The phase 1 trial (NCT04982991) results were announced at the 2021 Annual Northeast ALS (NEALS) Meeting, held virtually October 6-7.2 SAR443820, previously known as DNL788, was developed by scientists at Denali Therapeutics, which entered into a partnership with Sanofi to develop and commercialize the class of therapies in late 2018. Denali will receive a milestone payment of $40 million from Sanofi for this trial initiation.

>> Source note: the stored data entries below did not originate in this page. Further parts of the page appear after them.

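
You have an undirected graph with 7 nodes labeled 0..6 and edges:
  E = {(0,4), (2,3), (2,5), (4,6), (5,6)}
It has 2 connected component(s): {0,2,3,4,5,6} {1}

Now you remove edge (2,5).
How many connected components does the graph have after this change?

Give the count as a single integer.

Initial component count: 2
Remove (2,5): it was a bridge. Count increases: 2 -> 3.
  After removal, components: {0,4,5,6} {1} {2,3}
New component count: 3

Answer: 3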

“The initiation of this phase 2 study marks a significant milestone in the SAR443820 development program and our RIPK1 inhibitor collaboration with Sanofi,” Carole Ho, MD, chief medical officer, Denali, said in a statement.1 “We are excited about the progression of Denali’s portfolio in ALS with this milestone. Denali is committed to collaborating with the ALS community as we work toward a unified goal of developing potentially life-saving therapeutics for people living with ALS.”
In January 2022, The FDA had a clinical hold placed on Denali’s investigational new drug application for DNL919, an antibody transport vehicle (ATV) designed to activate the TREM2 protein and normalize microglial function in patients with Alzheimer disease (AD).3 The official clinical hold letter notification from the FDA came on January 12, 2022, via email. Denali noted that it planned to provide an update once it identified "clear path forward," though failed to provide specific details.
That news followed a Denali announcement from 2 days earlier, which stated that Takeda Pharmaceutical Company would be exercising its option to codevelop and cocommercialize the treatment for patients with AD.4 Takeda has also partnered with Denali on DNL593, a treatment for frontotemporal dementia granulin. In the same statement, Denali also announced plans to release the first clinical data on DNL919 to further validate its transport vehicle platform.